ListeList’te kurucu ortağınız Fatih Yıldırım’ın içerikleri bulunuyor. Platformlarla yaptığınız iş birliğinde nasıl bir yol izliyorsunuz?
ListeList’in kurucuları zaten kardeş Kolektif’teydi, orada tanışmıştık. Ahmet Bey çok tatlı bir insan, onunla tanıştık ve içerik ortaklığına gidelim dedik. Yakında ListeList’e Uplifers da eklenecek. Bizim amacımız burada tamamen Fatih ile bir imaj yaratmak. Sadece markanın kendisi değil kişi de bir markayı yükseltir. Burada Fatih’e mekan gurmesi ya da eğlence gurmesi diye bir sıfatlandırma yapıyoruz. Yazı yazarak da ListeList’le içerik ortaklığı yapıyoruz. Herhangi bir para durumu yok. Biz sadece onlara içerik üretiyoruz ve o içerikte PartyMag’in kısa bir bilgisini yazıyoruz. Aynı şekilde Uplifers da var, ona da yazıyoruz. Bu platformlar devamlı artacak. Biz PartyMag’in reklamını yapacağız ama Fatih’in de reklamını yapacağız. 200’e yakın mekan anlaşmamız var bizim, hepsiyle çok yakınız. Fatih’in de avantajlarından biri bu insanlara çok yakın olması. Fatih gerçekten eğlendiği yere büyük bir kitle götürebiliyor.
Geleceğe dair planlarınız ve en büyük hedefleriniz neler?
Kişisel olarak hedefim global bir kariyer yapmak. Bunun için de aklımda Sidney var. Sidney’i seçmemdeki amaç Avrupa vizyonunu oraya götürmek. Çünkü Avrupa’ya gittiğimde Türkiye ile benzer işlerle karşılaşacağım ama Sidney’e gittiğimde orada beni dinleyecek insanlar olduğunu düşünüyorum. Kişisel hedefimde PartyMag’den ayrılıyorum. Bir girişim yaptık biz, girişim yaparken en büyük hedefimiz de şirket değerlenince çıkış yapmaktı.
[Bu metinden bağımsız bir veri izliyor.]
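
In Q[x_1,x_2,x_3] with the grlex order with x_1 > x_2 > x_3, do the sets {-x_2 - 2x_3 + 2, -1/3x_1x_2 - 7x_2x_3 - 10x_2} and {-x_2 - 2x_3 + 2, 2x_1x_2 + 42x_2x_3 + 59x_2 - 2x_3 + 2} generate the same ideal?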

Sizce girişimin zorlukları neler?
Biz bir buçuk sene önce kurduk PartyMag’i. Ortağımda ben de kendi işimizi bırakarak ve inanarak bu işe girdik. Bu da motivasyon ve iş birliklerini beraberinde getirdi. Ben markalaştırmayı sağladım, Fatih arkadaki stratejik planlamaları yaptı. Yeni girişimcilere ve Jr’lara tavsiyem, gerçek bir ortak bulmaları. Ben Fatih’le çocukluktan beri arkadaşım, şu anda da iş arkadaşıyız. Gerçek bir ortak bulduğunuzda o proje de büyüyor ve bir yatırımcıya da merhaba diyebiliyorsunuz o noktada.
Bu yazı ilk olarak JR. by Campaign Mart 2017 sayısında yayımlanmıştır.